KPPU menemukan, Google Play Store merupakan platform distribusi aplikasi terbesar di Indonesia dengan pangsa pasar mencapai 93%. Terdapat beberapa platform lain yang turut mendistribusikan aplikasi namun bukan merupakan subsitusi sempurna dari Google Play Store.
Bagi pengembang atau developer aplikasi, Google Play Store sulit disubstitusi karena mayoritas pengguna akhir atau konsumen di Indonesia mengunduh aplikasinya menggunakan Google Play Store.
"Seperti Galaxy Store, Mi Store, atau Huawei App Gallery," ucap Mulyawan.

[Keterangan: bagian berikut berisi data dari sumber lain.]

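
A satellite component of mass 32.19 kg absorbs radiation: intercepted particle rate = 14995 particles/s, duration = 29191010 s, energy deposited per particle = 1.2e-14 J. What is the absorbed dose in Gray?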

KPPU juga menemukan, Google memberlakukan kebijakan untuk mewajibkan penggunaan GBP untuk pembelian produk dan layanan digital dalam aplikasi yang didistribusikan di Google Play Store. Aplikasi yang terkena kewajiban ini tidak dapat menolak kewajiban, karena Google dapat menerapkan sanksi penghapusan aplikasi tersebut dari Google Play Store atau tidak diperkenankan dilakukan update atas aplikasi tersebut.
Kewajiban ini ditemukan KPPU sangat memberatkan pengembang aplikasi di Indonesia karena pengenaan tarif yang tinggi, yakni 15-30 % dari harga konten digital yang dijual. Sebelum kewajiban penggunaan GPB, pengembang atau developer aplikasi dapat menggunakan metode pembayaran lain dengan tarif di bawah 5%.
Selain mengakibatkan kenaikan biaya produksi dan harga, kewajiban ini juga mengakibatkan terganggunya user experience konsumen atau pengguna akhir aplikasi.
"Artinya aplikasi tersebut akan kehilangan konsumennya," jelasnya.
Selain itu, KPPU juga menduga Google telah melakukan praktik penjualan bersyarat (tying) untuk jasa dalam dua model bisnis berbeda, yaitu dengan mewajibkan pengembang aplikasi untuk membeli secara bundling, aplikasi Google Play Store (marketplace aplikasi digital) dan Google Play Billing (layanan pembayaran). Serta ditemukan bahwa untuk pembelian di aplikasi, Google hanya bekerja sama dengan salah satu penyedia payment gateway/system, sementara beberapa penyedia lain di Indonesia tidak memperoleh kesempatan yang sama dalam menegosiasikan metode pembiayaan tersebut.
"Berbeda dengan yang perlakuan ditujukan bagi digital content provider global, di mana Google membuka provider untuk kerja sama dengan payment system alternatif," tandasnya.